Actually, there’s probably a third possibility, which is to include the BLOB contents in the infoset/XML, arbitrary bytes encoded as something like base64. That then keeps to the single-infoset-contains-everything pattern, allows the original file to be deleted after parsing, and doesn’t clutter up the filesystem with strangely-named temp files… but it also defeats most of the point of using BLOBs. If the reason for using a BLOB is that the data is opaque, rather than huge, it makes sense, though.

For all the talk about BLOBs/files, there are a couple of other possibilities - both memory-mapped files and seeking on the input stream offer possibilities to avoid reading the contents of the BLOB at all. Might not matter for a 10MB image, but it’s damn sure going to count if you’re trying to parse a 60GB UHD BluRay. This fits the “avoid copying” implementation concern.

I’m not sure the SAX-style parser case is really all that different from the image pipeline. If the BLOB definitions fit the requirements for reproducibility/etc, there’s no reason why the BLOB parameters couldn’t be “saved for later” as an opaque handle - like a super-powered version of ftell() - so it wouldn’t be necessary to use it only when encountered. For a trivial case where the structure is maintained but you’re swapping the word “foo” for “bar” it won’t matter, but anything using some local storage - such as sorting a list of elements before output - would benefit from being able to defer reading the BLOB data until it’s actually being written out.

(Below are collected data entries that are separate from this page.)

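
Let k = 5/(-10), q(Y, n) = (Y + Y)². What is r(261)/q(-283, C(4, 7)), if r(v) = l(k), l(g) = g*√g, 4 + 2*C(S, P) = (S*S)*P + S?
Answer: -I*√2/1281424 ≈ -1.1036e-6*I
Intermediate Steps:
C(S, P) = -2 + S/2 + P*S²/2 (C(S, P) = -2 + ((S*S)*P + S)/2 = -2 + (S²*P + S)/2 = -2 + (P*S² + S)/2 = -2 + (S + P*S²)/2 = -2 + (S/2 + P*S²/2) = -2 + S/2 + P*S²/2)
q(Y, n) = 4*Y² (q(Y, n) = (2*Y)² = 4*Y²)
k = -½ (k = 5*(-⅒) = -½ ≈ -0.50000)
l(g) = g^(3/2)
r(v) = -I*√2/4 (r(v) = (-½)^(3/2) = -I*√2/4)
r(261)/q(-283, C(4, 7)) = (-I*√2/4)/((4*(-283)²)) = (-I*√2/4)/((4*80089)) = -I*√2/4/320356 = -I*√2/4*(1/320356) = -I*√2/1281424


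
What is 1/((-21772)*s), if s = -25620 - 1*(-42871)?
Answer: -1/375588772 ≈ -2.6625e-9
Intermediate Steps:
s = 17251 (s = -25620 + 42871 = 17251)
1/((-21772)*s) = 1/(-21772*17251) = -1/21772*1/17251 = -1/375588772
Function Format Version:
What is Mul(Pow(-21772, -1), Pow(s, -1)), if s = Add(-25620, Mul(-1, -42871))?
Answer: Rational(-1, 375588772) ≈ -2.6625e-9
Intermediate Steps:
s = 17251 (s = Add(-25620, 42871) = 17251)
Mul(Pow(-21772, -1), Pow(s, -1)) = Mul(Pow(-21772, -1), Pow(17251, -1)) = Mul(Rational(-1, 21772), Rational(1, 17251)) = Rational(-1, 375588772)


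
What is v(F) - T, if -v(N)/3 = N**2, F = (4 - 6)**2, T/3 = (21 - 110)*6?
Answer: 1554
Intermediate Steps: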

Gotta say I don’t particularly like the look of the BLOB URIs. Feels like it’s assuming too much about the implementation, and is unnecessarily limiting. Also, it’s not a URI as there’s no scheme… don’t know if that would be better as a new blob:// thing or if a standard file:// URI should be allowable within <BLOB> tags or something else entirely. It also seems kinda weird that it’s in the text of the tag, rather than as an attribute of a singleton tag.

Sorry, this turned out to be quite a bit longer than I expected ^_^;;

Cheers,
—
Russ

PS - this email client *really* hates the word “infoset” and keeps wanting to turn it into “infest”...

> On 30 Aug 2018, at 19:34, Mike Beckerle <mb...@tresys.com> wrote:
>
> I put some thought into the design of the BLOB feature we need to add to Daffodil for image file parsing.
>
>
> I think it's actually rather easily done using layering. I.e., a BLOB is parsed/unparsed via a layer with dfdl:layerTransform="BLOB".
>
>
> This layer actually is a fake out that produces the bytes corresponding to the URI that identifies the BLOB file.
>
>
> See the wiki page on BLOB here: https://cwiki.apache.org/confluence/display/DAFFODIL/Proposal%3A+BLOB+Objects+-+Binary+Large+Objects
>
>
> All comments are welcome here or on the wiki page.